À l’avenir, la protection temporaire devrait également prendre fin pour les personnes séjournant plus de trente jours hors de l’espace Schengen. Elle pourra aussi être retirée en cas d’expulsion pénale ou administrative. Le ministère de l’Intérieur ne délivrera plus non plus de documents de voyage ni de passeports pour étrangers aux personnes bénéficiant de cette protection, alors que cela était jusqu’à présent possible lorsqu’elles démontraient qu’elles ne pouvaient obtenir de documents auprès des autorités de leur pays d’origine.
Pour Martin Rozumek, directeur de l’Organisation d’aide aux réfugiés, cette réforme est inutile.
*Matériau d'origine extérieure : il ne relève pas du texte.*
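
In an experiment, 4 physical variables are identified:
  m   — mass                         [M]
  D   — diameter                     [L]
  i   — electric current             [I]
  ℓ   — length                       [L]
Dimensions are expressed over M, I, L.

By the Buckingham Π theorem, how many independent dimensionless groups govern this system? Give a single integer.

Exponent matrix [M,I,L] × [m,D,i,ℓ]:
  M: [ 1  0  0  0]
  I: [ 0  0  1  0]
  L: [ 0  1  0  1]
RREF → pivots at {m,D,i} ⇒ r = 3
4 vars − rank 3 = 1 Π group

1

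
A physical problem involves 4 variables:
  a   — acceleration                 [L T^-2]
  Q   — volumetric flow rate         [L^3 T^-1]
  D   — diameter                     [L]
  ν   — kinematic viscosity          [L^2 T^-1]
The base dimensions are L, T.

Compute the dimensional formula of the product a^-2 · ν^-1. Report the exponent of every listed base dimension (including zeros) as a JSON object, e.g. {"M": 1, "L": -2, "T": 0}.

{"L": -4, "T": 5}

Exponent matrix [L,T] × [a,Q,D,ν]:
  L: [ 1  3  1  2]
  T: [-2 -1  0 -1]
  [L]: (-2)·1+(-1)·2 = -4
  [T]: (-2)·-2+(-1)·-1 = 5
⇒ L^-4 T^5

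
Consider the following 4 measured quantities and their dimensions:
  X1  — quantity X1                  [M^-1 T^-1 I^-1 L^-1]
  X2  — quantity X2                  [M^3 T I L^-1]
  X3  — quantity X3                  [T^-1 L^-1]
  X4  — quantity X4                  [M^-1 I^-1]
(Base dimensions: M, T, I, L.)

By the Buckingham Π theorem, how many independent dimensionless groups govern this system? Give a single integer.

Exponent matrix [M,T,I,L] × [X1,X2,X3,X4]:
  M: [-1  3  0 -1]
  T: [-1  1 -1  0]
  I: [-1  1  0 -1]
  L: [-1 -1 -1  0]
RREF → pivots at {X1,X2,X3} ⇒ r = 3
Π count = n − r = 4 − 3 = 1

1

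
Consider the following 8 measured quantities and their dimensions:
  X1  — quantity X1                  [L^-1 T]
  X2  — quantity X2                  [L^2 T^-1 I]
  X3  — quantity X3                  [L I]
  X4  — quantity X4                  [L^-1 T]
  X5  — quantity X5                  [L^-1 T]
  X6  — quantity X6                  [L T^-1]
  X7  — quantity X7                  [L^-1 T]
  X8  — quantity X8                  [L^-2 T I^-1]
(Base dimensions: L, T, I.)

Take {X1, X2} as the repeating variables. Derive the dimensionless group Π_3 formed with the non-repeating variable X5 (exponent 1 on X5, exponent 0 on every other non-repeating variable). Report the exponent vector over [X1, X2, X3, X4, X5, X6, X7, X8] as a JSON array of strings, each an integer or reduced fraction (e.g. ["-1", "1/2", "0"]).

Dimensional matrix (L×T×I by X1×X2×X3×X4×X5×X6×X7×X8):
  L: [-1  2  1 -1 -1  1 -1 -2]
  T: [ 1 -1  0  1  1 -1  1  1]
  I: [ 0  1  1  0  0  0  0 -1]
RREF → pivots at {X1,X2} ⇒ r = 2
Repeat: X1,X2; free: X3,X4,X5,X6,X7,X8
RREF:
  r0: [   1    0    1    1    1   -1    1    0]
  r1: [   0    1    1    0    0    0    0   -1]
  r2: [   0    0    0    0    0    0    0    0]
Fix exponent of X5 at 1, X3 at 0, X4 at 0, X6 at 0, X7 at 0, X8 at 0; solve each RREF row for its pivot's exponent:
  r0: exp(X1) + (1)·1 = 0 ⇒ exp(X1) = -1
  r1: exp(X2) + (0)·1 = 0 ⇒ exp(X2) = 0
Π_3 = X1^-1 · X5

["-1", "0", "0", "0", "1", "0", "0", "0"]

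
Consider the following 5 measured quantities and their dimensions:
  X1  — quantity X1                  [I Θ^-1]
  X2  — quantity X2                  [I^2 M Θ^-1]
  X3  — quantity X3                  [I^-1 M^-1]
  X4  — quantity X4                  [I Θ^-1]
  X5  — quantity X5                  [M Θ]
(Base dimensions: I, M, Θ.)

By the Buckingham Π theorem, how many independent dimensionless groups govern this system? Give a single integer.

Dimensional matrix (I×M×Θ by X1×X2×X3×X4×X5):
  I: [ 1  2 -1  1  0]
  M: [ 0  1 -1  0  1]
  Θ: [-1 -1  0 -1  1]
RREF → pivots at {X1,X2} ⇒ r = 2
Π count = n − r = 5 − 2 = 3

3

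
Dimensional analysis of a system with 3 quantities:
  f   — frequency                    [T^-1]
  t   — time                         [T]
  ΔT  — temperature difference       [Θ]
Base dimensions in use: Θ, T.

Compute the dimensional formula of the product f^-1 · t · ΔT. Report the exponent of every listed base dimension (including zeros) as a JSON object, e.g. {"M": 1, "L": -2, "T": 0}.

Write exponents as rows Θ,T / cols f,t,ΔT:
  Θ: [ 0  0  1]
  T: [-1  1  0]
  [Θ]: (-1)·0+(1)·0+(1)·1 = 1
  [T]: (-1)·-1+(1)·1+(1)·0 = 2
⇒ Θ T^2

{"Θ": 1, "T": 2}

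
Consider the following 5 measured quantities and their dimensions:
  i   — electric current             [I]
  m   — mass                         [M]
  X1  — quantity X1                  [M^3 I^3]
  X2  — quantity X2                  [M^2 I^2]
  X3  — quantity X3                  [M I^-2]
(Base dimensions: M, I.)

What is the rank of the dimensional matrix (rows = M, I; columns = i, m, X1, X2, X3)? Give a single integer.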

Il souligne la contribution des réfugiés ukrainiens au marché du travail tchèque ainsi que les statistiques montrant que les Ukrainiens ne représentent pas un risque sécuritaire plus important que les citoyens tchèques.
Modification des conditions d'obtention du permis de séjour longue durée
Le projet modifie également les conditions d’obtention d’un permis spécial de séjour de longue durée, destiné à offrir un statut plus stable aux réfugiés sous protection temporaire. Les critères sont renforcés : les demandeurs ne devront notamment avoir aucun arriéré fiscal. Le ministère modifie aussi les règles d’enregistrement et les contrôles biométriques. Si un demandeur fournit de fausses informations, son enregistrement pourra être annulé. Cette possibilité de demander un séjour spécial existe depuis l’an dernier ; selon le ministère de l’Intérieur, 56 500 personnes ont manifesté leur intérêt cette année.
Le texte traite également des conditions dans lesquelles l’État prend en charge l’assurance maladie des bénéficiaires de la protection temporaire. Jusqu’à présent, celle-ci était financée par l’État lorsque l’état de santé empêchait durablement toute activité professionnelle. Désormais, les personnes concernées devront se voir reconnaître un degré précis de perte d’autonomie.
Véhicules immatriculés en Ukraine
Le projet prévoit également de supprimer l’exonération des frais liés à la reconnaissance des diplômes étrangers pour les étrangers bénéficiant de la protection temporaire. Il durcit par ailleurs les sanctions pour certains délits liés au franchissement illégal des frontières. Certaines procédures judiciaires en matière d’asile, notamment les recours contre le retrait de l’asile, relèveront désormais exclusivement du tribunal municipal de Prague.
Enfin, le texte introduit l’obligation pour certains conducteurs de véhicules immatriculés en Ukraine de faire enregistrer leur véhicule dans le registre tchèque, ce qu'avait déjà relevé le chef du gouvernement en conférence de presse la semaine dernière. Jusqu’à présent, il suffisait que les véhicules soient déclarés dans une base de données spécifique et échappaient ainsi aux mêmes contrôles techniques que les autres voitures. L’enregistrement dans le registre tchèque sera possible à partir de janvier prochain et, à compter de janvier 2028, les véhicules non enregistrés ne pourront plus circuler. Selon L. Metnar, 28 000 véhicules sont actuellement enregistrés, mais leur nombre réel sur les routes serait environ deux fois supérieur, ce qui empêcherait de constater de nombreuses infractions.
Le projet de réforme touche au total sept textes législatifs : trois lois dites "Lex Ukrajina", adoptées spécialement après l’invasion russe de l’Ukraine, ainsi que la loi sur l’asile, la loi sur le séjour des étrangers, le code pénal et le code de justice administrative.
Le texte devrait être bientôt discuté à la Chambre des députés, où la coalition gouvernementale dispose d'une majorité confortable.